A phone call from a former student last week convinced me I needed to go back to the basics. Her question was the #1 question I get asked all the time: "I want to start a business but I don't know where to start. What do I do first?"
This week, I am focusing on essentials that all businesses need when they start. No matter how small or large the business you are creating, there are some basic tax and legal actions you must take when you first start your business. I'll take you through my list of essentials over the next few days, and I will talk about them in the order they should be tackled.
Here is the first essential: a business name.
First, select a name for your business
It sounds easy, but it isn't. Selecting a name can be a difficult task. Before you finalize your selection, remember it will be on every business document, sign, and advertising piece for many years to come. Consider these questions:
What are you selling?
Your business name should express the essential elements you are selling - products and services.
What are your competitors' names?
Consider the names of your competitors. You don't want to be accused of taking another business's name and you also don't want to confuse customers.

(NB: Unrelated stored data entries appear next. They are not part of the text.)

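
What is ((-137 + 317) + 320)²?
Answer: 250000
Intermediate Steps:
((-137 + 317) + 320)² = (180 + 320)² = 500² = 250000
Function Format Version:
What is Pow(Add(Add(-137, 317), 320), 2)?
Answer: 250000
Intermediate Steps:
Pow(Add(Add(-137, 317), 320), 2) = Pow(Add(180, 320), 2) = Pow(500, 2) = 250000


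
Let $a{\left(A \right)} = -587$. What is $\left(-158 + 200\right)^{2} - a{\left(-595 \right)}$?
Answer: $2351$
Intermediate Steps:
$\left(-158 + 200\right)^{2} - a{\left(-595 \right)} = \left(-158 + 200\right)^{2} - -587 = 42^{2} + 587 = 1764 + 587 = 2351$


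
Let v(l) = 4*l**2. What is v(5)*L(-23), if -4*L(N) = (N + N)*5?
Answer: 5750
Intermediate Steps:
L(N) = -5*N/2 (L(N) = -(N + N)*5/4 = -2*N*5/4 = -5*N/2)
v(5)*L(-23) = (4*5**2)*(-5/2*(-23)) = (4*25)*(115/2) = 100*(115/2) = 5750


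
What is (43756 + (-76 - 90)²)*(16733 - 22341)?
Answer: -399917696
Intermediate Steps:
(43756 + (-76 - 90)²)*(16733 - 22341) = (43756 + (-166)²)*(-5608) = (43756 + 27556)*(-5608) = 71312*(-5608) = -399917696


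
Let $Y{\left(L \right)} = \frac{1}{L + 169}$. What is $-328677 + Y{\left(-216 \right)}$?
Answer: $- \frac{15447820}{47} \approx -3.2868 \cdot 10^{5}$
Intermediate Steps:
$Y{\left(L \right)} = \frac{1}{169 + L}$
$-328677 + Y{\left(-216 \right)} = -328677 + \frac{1}{169 - 216} = -328677 + \frac{1}{-47} = -328677 - \frac{1}{47} = - \frac{15447820}{47}$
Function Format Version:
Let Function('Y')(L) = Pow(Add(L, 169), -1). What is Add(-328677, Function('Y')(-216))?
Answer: Rational(-15447820, 47) ≈ -3.2868e+5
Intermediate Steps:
Function('Y')(L) = Pow(Add(169, L), -1)
Add(-328677, Function('Y')(-216)) = Add(-328677, Pow(Add(169, -216), -1)) = Add(-328677, Pow(-47, -1)) = Add(-328677, Rational(-1, 47)) = Rational(-15447820, 47)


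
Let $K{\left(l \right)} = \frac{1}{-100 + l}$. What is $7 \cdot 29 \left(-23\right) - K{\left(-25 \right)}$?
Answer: $- \frac{583624}{125} \approx -4669.0$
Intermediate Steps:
$7 \cdot 29 \left(-23\right) - K{\left(-25 \right)} = 7 \cdot 29 \left(-23\right) - \frac{1}{-100 - 25} = 203 \left(-23\right) - \frac{1}{-125} = -4669 - - \frac{1}{125} = -4669 + \frac{1}{125} = - \frac{583624}{125}$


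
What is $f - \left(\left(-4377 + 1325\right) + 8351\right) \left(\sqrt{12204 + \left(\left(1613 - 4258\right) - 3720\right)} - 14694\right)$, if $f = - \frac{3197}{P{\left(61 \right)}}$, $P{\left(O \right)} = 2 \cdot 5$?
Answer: $\frac{778631863}{10} - 5299 \sqrt{5839} \approx 7.7458 \cdot 10^{7}$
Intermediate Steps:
$P{\left(O \right)} = 10$
$f = - \frac{3197}{10} \approx -319.7$
$f - \left(\left(-4377 + 1325\right) + 8351\right) \left(\sqrt{12204 + \left(\left(1613 - 4258\right) - 3720\right)} - 14694\right) = - \frac{3197}{10} - \left(\left(-4377 + 1325\right) + 8351\right) \left(\sqrt{12204 + \left(\left(1613 - 4258\right) - 3720\right)} - 14694\right) = - \frac{3197}{10} - \left(-3052 + 8351\right) \left(\sqrt{12204 - 6365} - 14694\right) = - \frac{3197}{10} - 5299 \left(\sqrt{12204 - 6365} - 14694\right) = - \frac{3197}{10} - 5299 \left(\sqrt{5839} - 14694\right) = - \frac{3197}{10} - 5299 \left(-14694 + \sqrt{5839}\right) = - \frac{3197}{10} - \left(-77863506 + 5299 \sqrt{5839}\right) = - \frac{3197}{10} + \left(77863506 - 5299 \sqrt{5839}\right) = \frac{778631863}{10} - 5299 \sqrt{5839}$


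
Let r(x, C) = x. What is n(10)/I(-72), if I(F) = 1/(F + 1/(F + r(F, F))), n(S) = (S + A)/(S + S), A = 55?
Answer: -134797/576 ≈ -234.02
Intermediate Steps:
n(S) = (55 + S)/(2*S) (n(S) = (S + 55)/(S + S) = (55 + S)/((2*S)) = (55 + S)*(1/(2*S)) = (55 + S)/(2*S))
I(F) = 1/(F + 1/(2*F)) (I(F) = 1/(F + 1/(F + F)) = 1/(F + 1/(2*F)))
n(10)/I(-72) = ((1/2)*(55 + 10)/10)/((2*(-72)/(1 + 2*(-72)**2))) = ((1/2)*(1/10)*65)/((2*(-72)/(1 + 2*5184))) = 13/(4*((2*(-72)/(1 + 10368)))) = 13/(4*((2*(-72)/10369))) = 13/(4*((2*(-72)*(1/10369)))) = 13/(4*(-144/10369)) = (13/4)*(-10369/144) = -134797/576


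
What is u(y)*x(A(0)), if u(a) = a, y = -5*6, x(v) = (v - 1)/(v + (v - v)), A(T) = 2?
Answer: -15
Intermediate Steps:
x(v) = (-1 + v)/v (x(v) = (-1 + v)/(v + 0) = (-1 + v)/v)
y = -30
u(y)*x(A(0)) = -30*(-1 + 2)/2 = -15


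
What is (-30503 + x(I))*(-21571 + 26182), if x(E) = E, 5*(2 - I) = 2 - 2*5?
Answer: -703163667/5 ≈ -1.4063e+8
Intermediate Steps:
I = 18/5 (I = 2 - (2 - 2*5)/5 = 2 - (2 - 10)/5 = 2 - 1/5*(-8) = 2 + 8/5 = 18/5 ≈ 3.6000)
(-30503 + x(I))*(-21571 + 26182) = (-30503 + 18/5)*(-21571 + 26182) = -152497/5*4611 = -703163667/5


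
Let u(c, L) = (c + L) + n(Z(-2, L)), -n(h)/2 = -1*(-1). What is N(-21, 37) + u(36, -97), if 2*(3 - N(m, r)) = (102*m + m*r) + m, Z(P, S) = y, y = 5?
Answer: 1410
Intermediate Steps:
Z(P, S) = 5
N(m, r) = 3 - 103*m/2 - m*r/2 (N(m, r) = 3 - ((102*m + m*r) + m)/2 = 3 - (103*m + m*r)/2 = 3 + (-103*m/2 - m*r/2) = 3 - 103*m/2 - m*r/2)
n(h) = -2 (n(h) = -(-2)*(-1) = -2*1 = -2)
u(c, L) = -2 + L + c (u(c, L) = (c + L) - 2 = (L + c) - 2 = -2 + L + c)
N(-21, 37) + u(36, -97) = (3 - 103/2*(-21) - 1/2*(-21)*37) + (-2 - 97 + 36) = (3 + 2163/2 + 777/2) - 63 = 1473 - 63 = 1410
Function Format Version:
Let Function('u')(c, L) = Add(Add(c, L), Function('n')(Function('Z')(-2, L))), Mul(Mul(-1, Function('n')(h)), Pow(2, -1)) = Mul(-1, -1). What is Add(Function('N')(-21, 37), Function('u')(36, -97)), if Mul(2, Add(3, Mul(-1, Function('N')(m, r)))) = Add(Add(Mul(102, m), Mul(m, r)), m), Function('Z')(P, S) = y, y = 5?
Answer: 1410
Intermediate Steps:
Function('Z')(P, S) = 5
Function('N')(m, r) = Add(3, Mul(Rational(-103, 2), m), Mul(Rational(-1, 2), m, r)) (Function('N')(m, r) = Add(3, Mul(Rational(-1, 2), Add(Add(Mul(102, m), Mul(m, r)), m))) = Add(3, Mul(Rational(-1, 2), Add(Mul(103, m), Mul(m, r)))) = Add(3, Add(Mul(Rational(-103, 2), m), Mul(Rational(-1, 2), m, r))) = Add(3, Mul(Rational(-103, 2), m), Mul(Rational(-1, 2), m, r)))
Function('n')(h) = -2 (Function('n')(h) = Mul(-2, Mul(-1, -1)) = Mul(-2, 1) = -2)
Function('u')(c, L) = Add(-2, L, c) (Function('u')(c, L) = Add(Add(c, L), -2) = Add(Add(L, c), -2) = Add(-2, L, c))
Add(Function('N')(-21, 37), Function('u')(36, -97)) = Add(Add(3, Mul(Rational(-103, 2), -21), Mul(Rational(-1, 2), -21, 37)), Add(-2, -97, 36)) = Add(Add(3, Rational(2163, 2), Rational(777, 2)), -63) = Add(1473, -63) = 1410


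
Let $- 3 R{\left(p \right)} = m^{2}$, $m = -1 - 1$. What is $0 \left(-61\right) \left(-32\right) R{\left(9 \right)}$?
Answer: $0$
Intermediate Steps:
$m = -2$
$R{\left(p \right)} = - \frac{4}{3}$ ($R{\left(p \right)} = - \frac{\left(-2\right)^{2}}{3} = \left(- \frac{1}{3}\right) 4 = - \frac{4}{3}$)
$0 \left(-61\right) \left(-32\right) R{\left(9 \right)} = 0 \left(-61\right) \left(-32\right) \left(- \frac{4}{3}\right) = 0 \left(-32\right) \left(- \frac{4}{3}\right) = 0 \left(- \frac{4}{3}\right) = 0$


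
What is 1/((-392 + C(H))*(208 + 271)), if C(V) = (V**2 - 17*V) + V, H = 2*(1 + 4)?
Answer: -1/216508 ≈ -4.6188e-6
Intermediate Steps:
H = 10 (H = 2*5 = 10)
C(V) = V**2 - 16*V
1/((-392 + C(H))*(208 + 271)) = 1/((-392 + 10*(-16 + 10))*(208 + 271)) = 1/((-392 + 10*(-6))*479) = 1/((-392 - 60)*479) = 1/(-452*479) = 1/(-216508) = -1/216508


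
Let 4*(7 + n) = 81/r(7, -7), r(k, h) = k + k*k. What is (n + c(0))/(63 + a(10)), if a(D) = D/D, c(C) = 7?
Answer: 81/14336 ≈ 0.0056501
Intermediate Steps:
r(k, h) = k + k**2
a(D) = 1
n = -1487/224 (n = -7 + (81/((7*(1 + 7))))/4 = -7 + (81/((7*8)))/4 = -7 + (81/56)/4 = -7 + (81*(1/56))/4 = -7 + (1/4)*(81/56) = -7 + 81/224 = -1487/224 ≈ -6.6384)
(n + c(0))/(63 + a(10)) = (-1487/224 + 7)/(63 + 1) = (81/224)/64 = (81/224)*(1/64) = 81/14336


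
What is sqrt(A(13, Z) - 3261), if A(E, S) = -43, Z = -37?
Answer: 2*I*sqrt(826) ≈ 57.48*I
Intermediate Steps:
sqrt(A(13, Z) - 3261) = sqrt(-43 - 3261) = sqrt(-3304) = 2*I*sqrt(826)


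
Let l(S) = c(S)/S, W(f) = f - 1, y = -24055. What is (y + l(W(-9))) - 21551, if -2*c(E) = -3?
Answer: -912123/20 ≈ -45606.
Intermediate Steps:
c(E) = 3/2 (c(E) = -½*(-3) = 3/2)
W(f) = -1 + f
l(S) = 3/(2*S)
(y + l(W(-9))) - 21551 = (-24055 + 3/(2*(-1 - 9))) - 21551 = (-24055 + (3/2)/(-10)) - 21551 = (-24055 + (3/2)*(-⅒)) - 21551 = (-24055 - 3/20) - 21551 = -481103/20 - 21551 = -912123/20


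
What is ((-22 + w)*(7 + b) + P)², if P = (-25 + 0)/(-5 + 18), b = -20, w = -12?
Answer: 32729841/169 ≈ 1.9367e+5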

How does your business name sound and look?
Your name should be easy to remember, easy to pronounce, and easy to read on a sign or on stationery and brochures.
What image does your name bring to mind?
Ask people who don't know your business about your name. You may be surprised to find out what they think it means. You might need to change your name to remove these images.
After you have selected your business name
When you have selected your business name, don't forget these other related tasks:
- Do some research to make sure you are not using a name that is already being used. Check local, state, and U.S. resources (read this article on Researching Business Names for suggestions on where and how to search).
- If your legal business name is different from your trade name (the name you will present to the public), you must file a "fictitious name" (d/b/a) statement with your county. For example, if your corporation name is Dingle Enterprises, Inc. but you are selling products as "One in a Million Tools," you must let the public know who owns the company.
- Register the name with your state or put your business name on your start-up documents. If you set up a corporation, partnership, 0r limited liability company, the registration of your business name is part of this process. But if you have a sole proprietorship, it is a good idea to contact your state secretary of state and file a business name registration form.
Consider trademarking your business name
If your name is unique and unusual, you may want to spend the time and money to trademark your business name, to keep others from using it.
Getting your business name set up is a big decision. Take your time. Search to be sure no one else has your name. Then go through the processes described above to register your name.